DUBLIN, Ohio – The Wendy’s Company launched a stock repurchase program valued at $1.4 billion.

The company will begin a buyback of $850 million starting June 3. The plan also includes a separate purchase of up to $211 million of the company’s stock from the Trian Group, its largest shareholder. Trian owns an aggregate of approximately 24.8 percent of Wendy’s outstanding common stock. Trian intends to reduce its ownership in Wendy’s to between 17 and 19.68 percent.

“Our recent operating results, along with the shareholder-value enhancing initiatives and updated outlook announced today demonstrate continued progress with our brand transformation,” Emil Brolick, president and CEO, said. “The growth reflected in our long-term outlook, especially our expectations for steadily increasing adjusted EBITDA margins, demonstrates the higher quality of earnings we are generating as a result of our system optimization initiative, which remains on track for completion in 2016. The enhanced earnings stream includes increased royalties and rental income from the 674 properties we own.”

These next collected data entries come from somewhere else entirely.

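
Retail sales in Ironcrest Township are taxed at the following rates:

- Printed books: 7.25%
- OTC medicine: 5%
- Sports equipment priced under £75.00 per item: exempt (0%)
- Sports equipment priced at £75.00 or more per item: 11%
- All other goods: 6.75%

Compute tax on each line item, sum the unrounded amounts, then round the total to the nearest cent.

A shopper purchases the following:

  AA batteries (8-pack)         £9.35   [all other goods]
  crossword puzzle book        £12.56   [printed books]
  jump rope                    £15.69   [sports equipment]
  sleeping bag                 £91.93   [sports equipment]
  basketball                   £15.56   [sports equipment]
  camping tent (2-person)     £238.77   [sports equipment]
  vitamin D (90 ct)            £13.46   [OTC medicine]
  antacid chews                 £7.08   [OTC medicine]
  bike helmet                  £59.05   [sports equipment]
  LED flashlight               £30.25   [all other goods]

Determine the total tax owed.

£40.99

AA batteries (8-pack) £9.35: all other goods → 6.75% → £0.631125
Crossword puzzle book £12.56: printed books → 7.25% → £0.9106
Jump rope £15.69: sports equipment, under £75.00 → 0% → £0.00
Sleeping bag £91.93: sports equipment, £75.00 or more → 11% → £10.1123
Basketball £15.56: sports equipment, under £75.00 → 0% → £0.00
Camping tent (2-person) £238.77: sports equipment, £75.00 or more → 11% → £26.2647
Vitamin D (90 ct) £13.46: OTC medicine → 5% → £0.673
Antacid chews £7.08: OTC medicine → 5% → £0.354
Bike helmet £59.05: sports equipment, under £75.00 → 0% → £0.00
LED flashlight £30.25: all other goods → 6.75% → £2.041875
Unrounded tax sum = £40.9876 → £40.99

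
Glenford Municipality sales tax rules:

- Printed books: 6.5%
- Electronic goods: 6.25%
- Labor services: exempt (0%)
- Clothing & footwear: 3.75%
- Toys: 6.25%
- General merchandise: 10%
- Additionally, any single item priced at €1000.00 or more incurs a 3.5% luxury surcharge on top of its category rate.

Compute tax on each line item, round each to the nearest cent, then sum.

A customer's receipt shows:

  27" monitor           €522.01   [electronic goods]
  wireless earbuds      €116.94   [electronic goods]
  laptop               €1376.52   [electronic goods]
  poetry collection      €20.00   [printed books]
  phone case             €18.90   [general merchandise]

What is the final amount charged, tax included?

27" monitor €522.01: electronic goods → 6.25% → €32.63
Wireless earbuds €116.94: electronic goods → 6.25% → €7.31
Laptop €1376.52: electronic goods → 6.25% + 3.5% surcharge = 9.75% → €134.21
Poetry collection €20.00: printed books → 6.5% → €1.30
Phone case €18.90: general merchandise → 10% → €1.89
Subtotal = €2054.37; tax = €177.34; total due = €2231.71

€2231.71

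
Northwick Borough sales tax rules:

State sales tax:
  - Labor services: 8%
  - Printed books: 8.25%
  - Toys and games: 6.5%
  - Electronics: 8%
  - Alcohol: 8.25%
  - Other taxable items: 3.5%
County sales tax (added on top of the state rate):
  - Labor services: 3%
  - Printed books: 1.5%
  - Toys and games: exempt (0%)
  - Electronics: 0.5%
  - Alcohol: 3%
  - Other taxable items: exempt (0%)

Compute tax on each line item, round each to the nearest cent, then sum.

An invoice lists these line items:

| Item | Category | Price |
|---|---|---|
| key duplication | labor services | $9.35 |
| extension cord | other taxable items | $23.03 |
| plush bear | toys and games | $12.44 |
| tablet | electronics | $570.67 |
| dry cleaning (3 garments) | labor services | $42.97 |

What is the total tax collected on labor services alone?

$5.76

Key duplication $9.35: labor services → 8% + 3% county = 11% → $1.03
Dry cleaning (3 garments) $42.97: labor services → 8% + 3% county = 11% → $4.73
Tax on labor services = $1.03 + $4.73 = $5.76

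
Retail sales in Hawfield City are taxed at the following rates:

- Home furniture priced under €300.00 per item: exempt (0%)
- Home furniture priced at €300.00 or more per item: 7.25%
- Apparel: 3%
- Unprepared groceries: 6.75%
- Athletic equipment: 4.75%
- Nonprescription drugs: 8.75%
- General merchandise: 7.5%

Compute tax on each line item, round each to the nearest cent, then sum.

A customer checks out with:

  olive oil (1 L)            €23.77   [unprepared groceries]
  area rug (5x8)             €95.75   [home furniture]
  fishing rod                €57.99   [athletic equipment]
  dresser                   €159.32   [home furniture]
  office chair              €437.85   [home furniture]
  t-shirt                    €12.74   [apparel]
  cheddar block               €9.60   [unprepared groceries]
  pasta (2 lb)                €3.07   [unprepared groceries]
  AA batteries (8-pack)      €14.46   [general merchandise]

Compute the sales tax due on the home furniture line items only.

Area rug (5x8) €95.75: home furniture, under €300.00 → 0% → €0.00
Dresser €159.32: home furniture, under €300.00 → 0% → €0.00
Office chair €437.85: home furniture, €300.00 or more → 7.25% → €31.74
Tax on home furniture = €0.00 + €0.00 + €31.74 = €31.74

€31.74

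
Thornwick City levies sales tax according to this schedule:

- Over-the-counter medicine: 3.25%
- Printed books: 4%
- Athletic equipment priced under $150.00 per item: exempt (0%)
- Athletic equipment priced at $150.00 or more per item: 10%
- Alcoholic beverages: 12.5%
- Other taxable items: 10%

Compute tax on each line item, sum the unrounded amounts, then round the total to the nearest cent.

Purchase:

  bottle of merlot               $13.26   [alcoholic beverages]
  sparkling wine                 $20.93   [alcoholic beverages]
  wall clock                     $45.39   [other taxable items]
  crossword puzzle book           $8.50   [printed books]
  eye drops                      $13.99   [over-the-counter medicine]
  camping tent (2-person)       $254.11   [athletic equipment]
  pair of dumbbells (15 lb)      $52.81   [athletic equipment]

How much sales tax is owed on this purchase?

Bottle of merlot $13.26: alcoholic beverages → 12.5% → $1.6575
Sparkling wine $20.93: alcoholic beverages → 12.5% → $2.61625
Wall clock $45.39: other taxable items → 10% → $4.539
Crossword puzzle book $8.50: printed books → 4% → $0.34
Eye drops $13.99: over-the-counter medicine → 3.25% → $0.454675
Camping tent (2-person) $254.11: athletic equipment, $150.00 or more → 10% → $25.411
Pair of dumbbells (15 lb) $52.81: athletic equipment, under $150.00 → 0% → $0.00
Unrounded tax sum = $35.018425 → $35.02

$35.02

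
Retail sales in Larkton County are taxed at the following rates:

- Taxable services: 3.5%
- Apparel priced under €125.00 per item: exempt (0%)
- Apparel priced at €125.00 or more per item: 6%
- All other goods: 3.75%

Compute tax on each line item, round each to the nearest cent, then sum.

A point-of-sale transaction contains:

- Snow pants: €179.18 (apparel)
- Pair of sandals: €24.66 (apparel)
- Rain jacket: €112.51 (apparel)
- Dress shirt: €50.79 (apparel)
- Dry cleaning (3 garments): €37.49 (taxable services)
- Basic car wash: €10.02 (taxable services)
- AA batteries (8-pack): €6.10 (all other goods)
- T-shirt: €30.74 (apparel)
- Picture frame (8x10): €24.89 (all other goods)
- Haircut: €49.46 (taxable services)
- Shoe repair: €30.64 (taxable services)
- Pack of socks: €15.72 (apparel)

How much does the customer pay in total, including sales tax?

€588.57

Snow pants €179.18: apparel, €125.00 or more → 6% → €10.75
Pair of sandals €24.66: apparel, under €125.00 → 0% → €0.00
Rain jacket €112.51: apparel, under €125.00 → 0% → €0.00
Dress shirt €50.79: apparel, under €125.00 → 0% → €0.00
Dry cleaning (3 garments) €37.49: taxable services → 3.5% → €1.31
Basic car wash €10.02: taxable services → 3.5% → €0.35
AA batteries (8-pack) €6.10: all other goods → 3.75% → €0.23
T-shirt €30.74: apparel, under €125.00 → 0% → €0.00
Picture frame (8x10) €24.89: all other goods → 3.75% → €0.93
Haircut €49.46: taxable services → 3.5% → €1.73
Shoe repair €30.64: taxable services → 3.5% → €1.07
Pack of socks €15.72: apparel, under €125.00 → 0% → €0.00
Subtotal = €572.20; tax = €16.37; total due = €588.57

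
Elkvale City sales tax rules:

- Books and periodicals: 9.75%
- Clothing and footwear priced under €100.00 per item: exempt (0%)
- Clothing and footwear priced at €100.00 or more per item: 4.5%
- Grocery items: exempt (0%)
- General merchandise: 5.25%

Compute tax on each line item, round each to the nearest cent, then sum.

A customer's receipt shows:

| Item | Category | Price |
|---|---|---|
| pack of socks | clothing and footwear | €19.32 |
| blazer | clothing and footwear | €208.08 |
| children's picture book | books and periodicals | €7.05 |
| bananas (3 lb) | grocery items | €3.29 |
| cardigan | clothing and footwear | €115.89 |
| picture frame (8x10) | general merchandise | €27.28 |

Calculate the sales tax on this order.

Pack of socks €19.32: clothing and footwear, under €100.00 → 0% → €0.00
Blazer €208.08: clothing and footwear, €100.00 or more → 4.5% → €9.36
Children's picture book €7.05: books and periodicals → 9.75% → €0.69
Bananas (3 lb) €3.29: grocery items → 0% → €0.00
Cardigan €115.89: clothing and footwear, €100.00 or more → 4.5% → €5.22
Picture frame (8x10) €27.28: general merchandise → 5.25% → €1.43
Total tax = €9.36 + €0.69 + €5.22 + €1.43 = €16.70

€16.70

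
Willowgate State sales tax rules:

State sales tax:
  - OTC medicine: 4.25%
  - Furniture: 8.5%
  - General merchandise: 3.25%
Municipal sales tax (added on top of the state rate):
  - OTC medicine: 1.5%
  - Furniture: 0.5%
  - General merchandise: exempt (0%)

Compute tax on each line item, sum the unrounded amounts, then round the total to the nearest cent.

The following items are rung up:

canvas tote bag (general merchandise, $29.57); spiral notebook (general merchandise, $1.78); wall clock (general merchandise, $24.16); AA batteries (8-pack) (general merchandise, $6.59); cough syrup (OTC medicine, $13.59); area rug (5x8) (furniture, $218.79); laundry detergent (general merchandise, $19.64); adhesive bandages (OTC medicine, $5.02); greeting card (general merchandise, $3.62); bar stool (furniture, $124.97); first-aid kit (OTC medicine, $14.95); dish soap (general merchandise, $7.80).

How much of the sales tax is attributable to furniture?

$30.94

Area rug (5x8) $218.79: furniture → 8.5% + 0.5% municipal = 9% → $19.6911
Bar stool $124.97: furniture → 8.5% + 0.5% municipal = 9% → $11.2473
Tax on furniture: unrounded sum = $30.9384 → $30.94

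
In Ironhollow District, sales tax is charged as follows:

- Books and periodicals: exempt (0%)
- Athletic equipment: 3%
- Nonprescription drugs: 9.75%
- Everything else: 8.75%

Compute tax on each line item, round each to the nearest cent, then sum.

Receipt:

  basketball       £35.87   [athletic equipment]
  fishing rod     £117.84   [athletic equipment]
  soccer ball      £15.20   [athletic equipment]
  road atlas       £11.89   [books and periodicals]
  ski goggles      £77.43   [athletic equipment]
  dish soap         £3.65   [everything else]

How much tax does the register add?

Basketball £35.87: athletic equipment → 3% → £1.08
Fishing rod £117.84: athletic equipment → 3% → £3.54
Soccer ball £15.20: athletic equipment → 3% → £0.46
Road atlas £11.89: books and periodicals → 0% → £0.00
Ski goggles £77.43: athletic equipment → 3% → £2.32
Dish soap £3.65: everything else → 8.75% → £0.32
Total tax = £1.08 + £3.54 + £0.46 + £2.32 + £0.32 = £7.72

£7.72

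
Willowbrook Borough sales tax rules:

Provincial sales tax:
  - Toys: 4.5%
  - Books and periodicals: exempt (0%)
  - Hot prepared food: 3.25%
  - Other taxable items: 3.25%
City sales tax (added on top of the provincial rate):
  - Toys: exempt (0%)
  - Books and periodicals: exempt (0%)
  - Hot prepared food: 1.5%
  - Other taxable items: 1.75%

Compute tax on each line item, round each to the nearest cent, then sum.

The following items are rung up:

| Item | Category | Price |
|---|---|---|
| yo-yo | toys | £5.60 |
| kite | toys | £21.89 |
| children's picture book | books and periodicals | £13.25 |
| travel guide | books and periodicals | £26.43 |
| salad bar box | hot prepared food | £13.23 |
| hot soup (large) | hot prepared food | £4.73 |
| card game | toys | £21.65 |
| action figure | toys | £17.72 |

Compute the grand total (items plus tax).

£128.36

Yo-yo £5.60: toys → 4.5% + 0% city = 4.5% → £0.25
Kite £21.89: toys → 4.5% + 0% city = 4.5% → £0.99
Children's picture book £13.25: books and periodicals → 0% + 0% city = 0% → £0.00
Travel guide £26.43: books and periodicals → 0% + 0% city = 0% → £0.00
Salad bar box £13.23: hot prepared food → 3.25% + 1.5% city = 4.75% → £0.63
Hot soup (large) £4.73: hot prepared food → 3.25% + 1.5% city = 4.75% → £0.22
Card game £21.65: toys → 4.5% + 0% city = 4.5% → £0.97
Action figure £17.72: toys → 4.5% + 0% city = 4.5% → £0.80
Subtotal = £124.50; tax = £3.86; total due = £128.36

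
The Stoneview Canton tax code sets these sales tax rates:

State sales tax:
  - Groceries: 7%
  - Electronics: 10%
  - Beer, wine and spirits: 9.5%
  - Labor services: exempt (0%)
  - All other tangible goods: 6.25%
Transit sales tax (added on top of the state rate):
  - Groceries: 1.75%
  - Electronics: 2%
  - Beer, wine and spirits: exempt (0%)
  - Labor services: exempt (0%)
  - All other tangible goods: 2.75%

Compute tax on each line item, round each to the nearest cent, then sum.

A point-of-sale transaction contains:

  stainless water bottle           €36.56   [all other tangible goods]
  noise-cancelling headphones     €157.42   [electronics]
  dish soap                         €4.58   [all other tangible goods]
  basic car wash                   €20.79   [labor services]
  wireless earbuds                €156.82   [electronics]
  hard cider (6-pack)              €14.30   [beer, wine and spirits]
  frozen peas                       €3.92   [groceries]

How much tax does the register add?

Stainless water bottle €36.56: all other tangible goods → 6.25% + 2.75% transit = 9% → €3.29
Noise-cancelling headphones €157.42: electronics → 10% + 2% transit = 12% → €18.89
Dish soap €4.58: all other tangible goods → 6.25% + 2.75% transit = 9% → €0.41
Basic car wash €20.79: labor services → 0% + 0% transit = 0% → €0.00
Wireless earbuds €156.82: electronics → 10% + 2% transit = 12% → €18.82
Hard cider (6-pack) €14.30: beer, wine and spirits → 9.5% + 0% transit = 9.5% → €1.36
Frozen peas €3.92: groceries → 7% + 1.75% transit = 8.75% → €0.34
Total tax = €3.29 + €18.89 + €0.41 + €18.82 + €1.36 + €0.34 = €43.11

€43.11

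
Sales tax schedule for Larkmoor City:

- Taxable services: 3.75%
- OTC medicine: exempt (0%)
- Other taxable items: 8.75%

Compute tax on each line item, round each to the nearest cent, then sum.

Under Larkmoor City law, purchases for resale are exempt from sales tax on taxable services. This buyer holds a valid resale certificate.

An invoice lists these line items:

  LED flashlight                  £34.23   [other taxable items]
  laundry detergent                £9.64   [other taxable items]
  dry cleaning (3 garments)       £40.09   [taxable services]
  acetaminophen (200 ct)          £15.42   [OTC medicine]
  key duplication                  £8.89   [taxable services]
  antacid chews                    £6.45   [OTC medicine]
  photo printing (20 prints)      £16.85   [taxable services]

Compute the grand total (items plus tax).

£135.41

LED flashlight £34.23: other taxable items → 8.75% → £3.00
Laundry detergent £9.64: other taxable items → 8.75% → £0.84
Dry cleaning (3 garments) £40.09: taxable services, buyer-exempt → 0% → £0.00
Acetaminophen (200 ct) £15.42: OTC medicine → 0% → £0.00
Key duplication £8.89: taxable services, buyer-exempt → 0% → £0.00
Antacid chews £6.45: OTC medicine → 0% → £0.00
Photo printing (20 prints) £16.85: taxable services, buyer-exempt → 0% → £0.00
Subtotal = £131.57; tax = £3.84; total due = £135.41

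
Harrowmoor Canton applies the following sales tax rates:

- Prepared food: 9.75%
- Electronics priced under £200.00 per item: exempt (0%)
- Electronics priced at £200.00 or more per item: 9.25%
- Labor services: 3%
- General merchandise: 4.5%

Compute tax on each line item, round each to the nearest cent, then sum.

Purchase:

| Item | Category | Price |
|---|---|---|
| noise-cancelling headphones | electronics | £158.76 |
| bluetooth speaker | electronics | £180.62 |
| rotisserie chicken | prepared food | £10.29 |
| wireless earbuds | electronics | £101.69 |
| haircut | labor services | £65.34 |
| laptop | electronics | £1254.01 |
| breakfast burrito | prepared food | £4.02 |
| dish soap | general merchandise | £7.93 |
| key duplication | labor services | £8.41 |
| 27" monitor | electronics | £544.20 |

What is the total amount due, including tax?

Noise-cancelling headphones £158.76: electronics, under £200.00 → 0% → £0.00
Bluetooth speaker £180.62: electronics, under £200.00 → 0% → £0.00
Rotisserie chicken £10.29: prepared food → 9.75% → £1.00
Wireless earbuds £101.69: electronics, under £200.00 → 0% → £0.00
Haircut £65.34: labor services → 3% → £1.96
Laptop £1254.01: electronics, £200.00 or more → 9.25% → £116.00
Breakfast burrito £4.02: prepared food → 9.75% → £0.39
Dish soap £7.93: general merchandise → 4.5% → £0.36
Key duplication £8.41: labor services → 3% → £0.25
27" monitor £544.20: electronics, £200.00 or more → 9.25% → £50.34
Subtotal = £2335.27; tax = £170.30; total due = £2505.57

£2505.57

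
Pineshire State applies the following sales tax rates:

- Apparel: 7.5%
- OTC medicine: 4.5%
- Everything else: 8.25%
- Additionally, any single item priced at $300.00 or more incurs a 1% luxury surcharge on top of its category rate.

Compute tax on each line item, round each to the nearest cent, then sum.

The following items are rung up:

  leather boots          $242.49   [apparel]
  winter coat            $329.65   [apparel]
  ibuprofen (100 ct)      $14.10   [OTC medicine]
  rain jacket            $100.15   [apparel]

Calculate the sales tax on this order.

Leather boots $242.49: apparel → 7.5% → $18.19
Winter coat $329.65: apparel → 7.5% + 1% surcharge = 8.5% → $28.02
Ibuprofen (100 ct) $14.10: OTC medicine → 4.5% → $0.63
Rain jacket $100.15: apparel → 7.5% → $7.51
Total tax = $18.19 + $28.02 + $0.63 + $7.51 = $54.35

$54.35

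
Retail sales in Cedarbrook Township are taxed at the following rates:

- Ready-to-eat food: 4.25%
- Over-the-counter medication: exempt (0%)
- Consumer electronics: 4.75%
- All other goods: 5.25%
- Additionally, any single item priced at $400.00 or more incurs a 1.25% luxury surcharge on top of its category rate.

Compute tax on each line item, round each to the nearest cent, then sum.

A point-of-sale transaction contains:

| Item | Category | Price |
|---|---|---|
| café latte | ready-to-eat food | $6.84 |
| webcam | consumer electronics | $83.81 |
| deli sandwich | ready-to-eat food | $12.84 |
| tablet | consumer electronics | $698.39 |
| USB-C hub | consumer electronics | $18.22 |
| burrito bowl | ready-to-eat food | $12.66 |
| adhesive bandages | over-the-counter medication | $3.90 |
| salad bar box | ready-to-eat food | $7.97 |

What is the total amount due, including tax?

Café latte $6.84: ready-to-eat food → 4.25% → $0.29
Webcam $83.81: consumer electronics → 4.75% → $3.98
Deli sandwich $12.84: ready-to-eat food → 4.25% → $0.55
Tablet $698.39: consumer electronics → 4.75% + 1.25% surcharge = 6% → $41.90
USB-C hub $18.22: consumer electronics → 4.75% → $0.87
Burrito bowl $12.66: ready-to-eat food → 4.25% → $0.54
Adhesive bandages $3.90: over-the-counter medication → 0% → $0.00
Salad bar box $7.97: ready-to-eat food → 4.25% → $0.34
Subtotal = $844.63; tax = $48.47; total due = $893.10

$893.10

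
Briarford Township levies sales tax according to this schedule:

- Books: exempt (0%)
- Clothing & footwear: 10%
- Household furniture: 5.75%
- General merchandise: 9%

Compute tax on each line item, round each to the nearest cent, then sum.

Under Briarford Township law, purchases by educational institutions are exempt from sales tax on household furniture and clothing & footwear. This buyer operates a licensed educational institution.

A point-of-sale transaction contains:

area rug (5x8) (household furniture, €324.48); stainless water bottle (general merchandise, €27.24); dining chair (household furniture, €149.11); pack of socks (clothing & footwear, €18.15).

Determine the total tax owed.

Area rug (5x8) €324.48: household furniture, buyer-exempt → 0% → €0.00
Stainless water bottle €27.24: general merchandise → 9% → €2.45
Dining chair €149.11: household furniture, buyer-exempt → 0% → €0.00
Pack of socks €18.15: clothing & footwear, buyer-exempt → 0% → €0.00
Total tax = €2.45

€2.45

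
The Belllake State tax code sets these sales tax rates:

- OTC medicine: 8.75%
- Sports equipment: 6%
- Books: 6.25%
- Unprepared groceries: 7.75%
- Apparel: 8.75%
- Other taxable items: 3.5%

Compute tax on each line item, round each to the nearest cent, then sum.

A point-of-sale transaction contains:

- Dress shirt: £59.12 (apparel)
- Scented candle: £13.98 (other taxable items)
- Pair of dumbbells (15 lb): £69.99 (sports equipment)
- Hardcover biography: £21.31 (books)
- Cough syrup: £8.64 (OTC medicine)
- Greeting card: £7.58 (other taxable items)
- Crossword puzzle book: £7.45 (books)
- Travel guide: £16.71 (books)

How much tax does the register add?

Dress shirt £59.12: apparel → 8.75% → £5.17
Scented candle £13.98: other taxable items → 3.5% → £0.49
Pair of dumbbells (15 lb) £69.99: sports equipment → 6% → £4.20
Hardcover biography £21.31: books → 6.25% → £1.33
Cough syrup £8.64: OTC medicine → 8.75% → £0.76
Greeting card £7.58: other taxable items → 3.5% → £0.27
Crossword puzzle book £7.45: books → 6.25% → £0.47
Travel guide £16.71: books → 6.25% → £1.04
Total tax = £5.17 + £0.49 + £4.20 + £1.33 + £0.76 + £0.27 + £0.47 + £1.04 = £13.73

£13.73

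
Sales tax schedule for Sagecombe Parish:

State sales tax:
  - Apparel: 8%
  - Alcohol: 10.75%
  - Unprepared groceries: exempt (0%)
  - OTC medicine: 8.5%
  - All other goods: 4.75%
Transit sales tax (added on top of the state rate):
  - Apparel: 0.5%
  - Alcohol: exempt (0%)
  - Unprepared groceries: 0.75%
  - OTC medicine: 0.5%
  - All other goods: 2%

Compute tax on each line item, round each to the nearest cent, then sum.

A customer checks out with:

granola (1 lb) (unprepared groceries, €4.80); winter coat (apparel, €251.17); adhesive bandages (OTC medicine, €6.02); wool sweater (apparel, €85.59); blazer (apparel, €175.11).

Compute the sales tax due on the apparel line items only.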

For its 2015 outlook, Wendy’s expects earnings per share of approximately 31 cents to 33 cents, which is an increase of 10 to 17 percent compared to the company’s 2014 adjusted EPS. The change reflects the company sale of its bakery operations.

For its long-term outlook, Wendy’s anticipates selling 100 restaurants in its Canadian business in addition to the planned sale of approximately 540 US restaurants by the middle of 2016. The company forecasts its average annual system wide same-restaurant sales growth at approximately 2.25 to 3 percent beginning in 2016.